If you performed your target role before then title it that way. Marketing Manager, HR Director, Business Analyst. If you've never had this job title, then 'Seeking: Project Manager' or 'Returnship Programme Candidate' will work. This immediately aligns you with your target role in the mind of the recruiter.

Tip 3 - Make a Tasty Career Break Sandwich

This is a great concept (check womenreturners.com).

So what's the bread? Your profile at the top of your CV should be super positive and hit the reader hard. You need to say all the very best bits about you in relation to your target role. Even if this happened 10 years ago, that's okay. This is all about marketing.

Avoid pronouns and soft skills, and pack punch into a few short sentences. Think impact. What can you deliver? How would you sum yourself up in relation to your target?

Then your sandwich filling, squeeze the break in.

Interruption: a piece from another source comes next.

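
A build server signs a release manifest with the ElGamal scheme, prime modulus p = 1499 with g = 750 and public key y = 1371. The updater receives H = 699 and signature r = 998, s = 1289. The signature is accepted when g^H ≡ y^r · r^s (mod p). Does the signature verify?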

One line or bullet at the end of your profile: 'Following planned career break, now seeking a return to ......' Short and to the point. Don't focus on the break.

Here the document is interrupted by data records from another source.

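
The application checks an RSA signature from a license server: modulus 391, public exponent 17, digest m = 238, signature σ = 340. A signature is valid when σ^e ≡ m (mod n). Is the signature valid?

Squares mod 391: σ^1≡340, σ^2≡255, σ^4≡119, σ^8≡85, σ^16≡187
17 = 16 + 1, so σ^17 ≡ 187·340 ≡ 238 (mod 391)
σ^17 mod 391 = 238 matches m.

valid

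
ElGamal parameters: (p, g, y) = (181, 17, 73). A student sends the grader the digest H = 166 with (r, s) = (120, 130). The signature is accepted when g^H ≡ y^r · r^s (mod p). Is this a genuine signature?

forged

Left side g^H mod p:
17^2 = 289 ≡ 108
17^4 ≡ 108^2 = 11664 ≡ 80
17^8 ≡ 80^2 = 6400 ≡ 65
17^16 ≡ 65^2 = 4225 ≡ 62
17^32 ≡ 62^2 = 3844 ≡ 43
17^64 ≡ 43^2 = 1849 ≡ 39
17^128 ≡ 39^2 = 1521 ≡ 73
166 = 128 + 32 + 4 + 2, so 17^166 ≡ 73·43·80·108 ≡ 101 (mod 181)
Right side y^r · r^s mod p:
73^2 = 5329 ≡ 80
73^4 ≡ 80^2 = 6400 ≡ 65
73^8 ≡ 65^2 = 4225 ≡ 62
73^16 ≡ 62^2 = 3844 ≡ 43
73^32 ≡ 43^2 = 1849 ≡ 39
73^64 ≡ 39^2 = 1521 ≡ 73
120 = 64 + 32 + 16 + 8, so 73^120 ≡ 73·39·43·62 ≡ 48 (mod 181)
120^2 = 14400 ≡ 101
120^4 ≡ 101^2 = 10201 ≡ 65
120^8 ≡ 65^2 = 4225 ≡ 62
120^16 ≡ 62^2 = 3844 ≡ 43
120^32 ≡ 43^2 = 1849 ≡ 39
120^64 ≡ 39^2 = 1521 ≡ 73
120^128 ≡ 73^2 = 5329 ≡ 80
130 = 128 + 2, so 120^130 ≡ 80·101 ≡ 116 (mod 181)
48·116 = 5568 ≡ 138 (mod 181)
101 ≠ 138, so verification fails.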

Then moving swiftly on... your professional experience section (back to the bread!). Emphasise what you have done professionally and your sandwich is complete.

Image: Pixabay

Tip 4 - Achievements NOT Responsibilities

Don't include long lists of responsibilities (yawn). Don't copy and paste your job spec (dull). Tell me about you not about the job! The only reason anyone is going to hire you is because of the value you bring. So demonstrate that you can and have delivered.

Stick with what's relevant - think about challenges, initiatives, clients, projects, efficiencies, revenues, awards and impacts. What did YOU do? What was the outcome? Every bullet must say something specifically about you - remember FAB (fact, action and benefit). If your bullet isn't FAB, change it.

Tip 5 - Sell Yourself

Give a flavour of the kind of person you are in an 'Additional Information' section.

Include what you have been doing on your career break, especially pursuits that have kept you commercially aware or developing useful skills.

Include activities that show you have the competencies employers are looking for, Marathon running or mountain climbing show stamina and commitment. Voluntary work may show integrity and leadership and so on. Helping friends with start-ups, perhaps some consultancy show that you have been keeping your head in the commercial space. Write about all of this in terms of achievements, not responsibilities (boring!).

I am not undervaluing what you have done in your break - managing a crazy family takes some skill, I know - and I know how much we can grow over a career break. I am not encouraging you to lie - but your CV is not the place for it. Avoid passive interests or anything mumsy - this section is all about demonstrating the competencies required by the target role, not your jam making skills.

Let's get you cooking up a new job instead!